OK, will try uploading to photobucket and linking from there.


----------



## graham40 (Dec 19, 2011)

Chris18 said:


> link doesn't work for me!


nor me. im really interested in what it could be


----------



## Malagasy (Nov 27, 2011)

Its most likely to be a newt does it have any tiny scales or just smooth skin?


----------



## mstypical (Feb 16, 2011)

Pictures! Most intrigued...


----------



## Kerry97 (Oct 19, 2010)

Chris18 said:


> link doesn't work for me!





graham40 said:


> nor me. im really interested in what it could be


Oooooooo its like christmas....... what it gonna be..... :lol2:


----------



## graham40 (Dec 19, 2011)

depending on the were abouts of the OP it could be a great crested newt. they are quite common around the area i live in


----------



## spiderman01 (Feb 23, 2012)




----------



## spiderman01 (Feb 23, 2012)

She's been tol on facebook its a newt, so has put it in some water, still would like you lot to comfirm though.


----------



## Kerry97 (Oct 19, 2010)

spiderman01 said:


> image


not a clue.... newt of some sort maybe....... i dunno....


----------



## graham40 (Dec 19, 2011)

it looks like great crested newt to me if it has yellow spots under it (on its belly) then it deffinatly is


----------



## pigglywiggly (Jul 19, 2008)

and if it is think you need to put it back because they`re protected?


----------



## CornyLeo (Feb 1, 2012)

graham40 said:


> it looks like great crested newt to me if it has yellow spots under it (on its belly) then it deffinatly is


Have to agree.

You could try google on great crested newt and get a few detailed pictures ect. :2thumb:


----------



## Bexzini (Oct 21, 2010)

Whatever it is you can't keep it its not fair, you HAVE to put it back I'm pretty sure its against the law to extract animals from their natural habitat in the UK and keep them as pets.
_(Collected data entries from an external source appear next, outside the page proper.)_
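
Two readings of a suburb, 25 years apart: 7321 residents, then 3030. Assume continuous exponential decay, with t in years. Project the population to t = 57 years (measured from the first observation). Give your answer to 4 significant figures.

r = ln(3030/7321) / 25 ≈ -0.035287 per year
P(57) = 7321 · e^(-0.035287·57) = 7321 · 0.1338 ≈ 979.58

≈ 979.6 residents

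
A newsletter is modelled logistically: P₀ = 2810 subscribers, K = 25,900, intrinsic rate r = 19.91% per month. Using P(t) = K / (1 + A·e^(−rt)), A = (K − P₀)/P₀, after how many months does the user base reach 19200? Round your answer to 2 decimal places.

A = (25900 − 2810)/2810 = 8.21708
19200 = 25900/(1 + 8.21708·e^(−0.1991t)) → 1 + 8.21708·e^(−0.1991t) = 1.34896
e^(−0.1991t) = 0.042467 → t = ln(23.54746)/0.1991 = 3.15902/0.1991

t ≈ 15.87 months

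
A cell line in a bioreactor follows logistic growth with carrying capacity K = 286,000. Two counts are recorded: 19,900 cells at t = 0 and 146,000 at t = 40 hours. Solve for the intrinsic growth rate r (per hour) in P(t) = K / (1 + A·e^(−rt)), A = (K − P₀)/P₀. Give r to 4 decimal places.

A = (286000 − 19900)/19900 = 13.37186
146000 = 286000/(1 + 13.37186·e^(−r·40)) → e^(−40r) = (1.9589 − 1)/13.37186 = 0.071711
r = −ln(0.071711)/40 = 2.63512/40

r ≈ 0.0659 per hour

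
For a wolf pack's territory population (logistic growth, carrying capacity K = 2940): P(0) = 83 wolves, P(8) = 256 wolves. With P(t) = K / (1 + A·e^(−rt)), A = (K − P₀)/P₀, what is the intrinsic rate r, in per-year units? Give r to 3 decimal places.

r ≈ 0.149 per year

A = (2940 − 83)/83 = 34.42169
256 = 2940/(1 + 34.42169·e^(−r·8)) → e^(−8r) = (11.48438 − 1)/34.42169 = 0.304586
r = −ln(0.304586)/8 = 1.1888/8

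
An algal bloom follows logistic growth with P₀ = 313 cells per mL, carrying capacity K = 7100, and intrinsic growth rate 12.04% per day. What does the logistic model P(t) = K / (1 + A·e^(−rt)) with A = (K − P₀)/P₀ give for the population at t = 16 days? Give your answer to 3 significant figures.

A = (7100 − 313)/313 = 21.68371
P(16) = 7100 / (1 + 21.68371·e^(−0.1204·16)) = 7100 / (1 + 21.68371·0.145672)
= 7100 / 4.1587 ≈ 1707.26

≈ 1,710 cells per mL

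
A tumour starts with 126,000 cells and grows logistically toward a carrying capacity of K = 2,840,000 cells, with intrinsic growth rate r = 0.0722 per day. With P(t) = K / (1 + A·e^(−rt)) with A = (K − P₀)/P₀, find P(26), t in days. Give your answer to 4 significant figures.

≈ 661,100 cells

A = (2840000 − 126000)/126000 = 21.53968
P(26) = 2840000 / (1 + 21.53968·e^(−0.0722·26)) = 2840000 / (1 + 21.53968·0.153018)
= 2840000 / 4.29596 ≈ 661086.51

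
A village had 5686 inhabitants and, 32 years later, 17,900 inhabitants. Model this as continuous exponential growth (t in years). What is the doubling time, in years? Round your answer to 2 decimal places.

r = ln(17900/5686) / 32 = ln(3.14808) / 32 ≈ 0.035837 per year
doubling time = ln 2 / |r| = 0.69315 / 0.035837

doubling time ≈ 19.34 years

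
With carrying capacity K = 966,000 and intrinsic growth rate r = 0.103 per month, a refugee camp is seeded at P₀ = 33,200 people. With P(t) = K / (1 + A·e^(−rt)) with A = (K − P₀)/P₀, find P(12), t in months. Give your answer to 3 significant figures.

A = (966000 − 33200)/33200 = 28.09639
P(12) = 966000 / (1 + 28.09639·e^(−0.103·12)) = 966000 / (1 + 28.09639·0.290544)
= 966000 / 9.16324 ≈ 105421.25

≈ 105,000 people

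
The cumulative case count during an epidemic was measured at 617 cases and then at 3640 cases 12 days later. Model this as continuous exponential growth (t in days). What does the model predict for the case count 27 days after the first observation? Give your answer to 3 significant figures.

r = ln(3640/617) / 12 ≈ 0.147906 per day
P(27) = 617 · e^(0.147906·27) = 617 · 54.2421 ≈ 33467.38

≈ 33,500 cases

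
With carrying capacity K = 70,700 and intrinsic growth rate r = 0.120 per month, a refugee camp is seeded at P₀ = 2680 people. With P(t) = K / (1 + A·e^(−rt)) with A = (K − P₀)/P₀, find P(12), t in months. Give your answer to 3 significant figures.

A = (70700 − 2680)/2680 = 25.3806
P(12) = 70700 / (1 + 25.3806·e^(−0.12·12)) = 70700 / (1 + 25.3806·0.236928)
= 70700 / 7.01337 ≈ 10080.75

≈ 10,100 people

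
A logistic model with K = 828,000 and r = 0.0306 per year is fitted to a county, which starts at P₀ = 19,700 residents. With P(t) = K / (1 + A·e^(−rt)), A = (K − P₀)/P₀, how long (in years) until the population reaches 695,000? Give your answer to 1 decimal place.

A = (828000 − 19700)/19700 = 41.03046
695000 = 828000/(1 + 41.03046·e^(−0.0306t)) → 1 + 41.03046·e^(−0.0306t) = 1.19137
e^(−0.0306t) = 0.004664 → t = ln(214.40727)/0.0306 = 5.36788/0.0306

t ≈ 175.4 years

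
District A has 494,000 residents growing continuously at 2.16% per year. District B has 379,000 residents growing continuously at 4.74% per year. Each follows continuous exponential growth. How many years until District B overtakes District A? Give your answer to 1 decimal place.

494000·e^(0.0216t) = 379000·e^(0.0474t)
494000/379000 = e^((0.0474 − 0.0216)t) → ln(1.30343) = 0.0258·t
t = 0.265 / 0.0258

t ≈ 10.3 years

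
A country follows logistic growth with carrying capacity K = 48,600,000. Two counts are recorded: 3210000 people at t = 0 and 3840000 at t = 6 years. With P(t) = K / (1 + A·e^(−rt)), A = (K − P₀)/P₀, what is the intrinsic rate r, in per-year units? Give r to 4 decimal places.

A = (48600000 − 3210000)/3210000 = 14.14019
3840000 = 48600000/(1 + 14.14019·e^(−r·6)) → e^(−6r) = (12.65625 − 1)/14.14019 = 0.824335
r = −ln(0.824335)/6 = 0.19318/6

r ≈ 0.0322 per year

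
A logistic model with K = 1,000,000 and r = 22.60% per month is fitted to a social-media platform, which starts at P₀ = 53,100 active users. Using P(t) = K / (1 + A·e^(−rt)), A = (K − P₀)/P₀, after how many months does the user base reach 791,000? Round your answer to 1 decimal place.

A = (1000000 − 53100)/53100 = 17.83239
791000 = 1000000/(1 + 17.83239·e^(−0.226t)) → 1 + 17.83239·e^(−0.226t) = 1.26422
e^(−0.226t) = 0.014817 → t = ln(67.49006)/0.226 = 4.21198/0.226

t ≈ 18.6 months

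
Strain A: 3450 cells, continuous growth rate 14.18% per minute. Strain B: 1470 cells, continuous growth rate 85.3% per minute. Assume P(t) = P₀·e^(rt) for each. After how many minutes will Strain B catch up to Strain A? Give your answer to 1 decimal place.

t ≈ 1.2 minutes

3450·e^(0.1418t) = 1470·e^(0.853t)
3450/1470 = e^((0.853 − 0.1418)t) → ln(2.34694) = 0.7112·t
t = 0.85311 / 0.7112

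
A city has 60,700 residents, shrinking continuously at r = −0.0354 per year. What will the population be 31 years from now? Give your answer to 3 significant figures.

P(31) = 60700 · e^(-0.0354·31) = 60700 · e^(-1.0974)
= 60700 · 0.33374 ≈ 20257.88

≈ 20,300 residents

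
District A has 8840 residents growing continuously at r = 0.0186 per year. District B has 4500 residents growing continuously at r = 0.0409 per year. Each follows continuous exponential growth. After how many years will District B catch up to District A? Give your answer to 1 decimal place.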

Its not fair


----------



## Chris18 (Mar 22, 2009)

Bexzini said:


> Whatever it is you can't keep it its not fair, you HAVE to put it back I'm pretty sure its against the law to extract animals from their natural habitat in the UK and keep them as pets. Its not fair


Nope, only a few it's illegal as they're protected by a law, a species of newt being one of them (greater crested)
Put it back. It wasn't in water when you found it so it clearly shouldn't of been put in water now. They're semi aquatic only at certain times of the year I think.


----------



## graham40 (Dec 19, 2011)

pigglywiggly said:


> and if it is think you need to put it back because they`re protected?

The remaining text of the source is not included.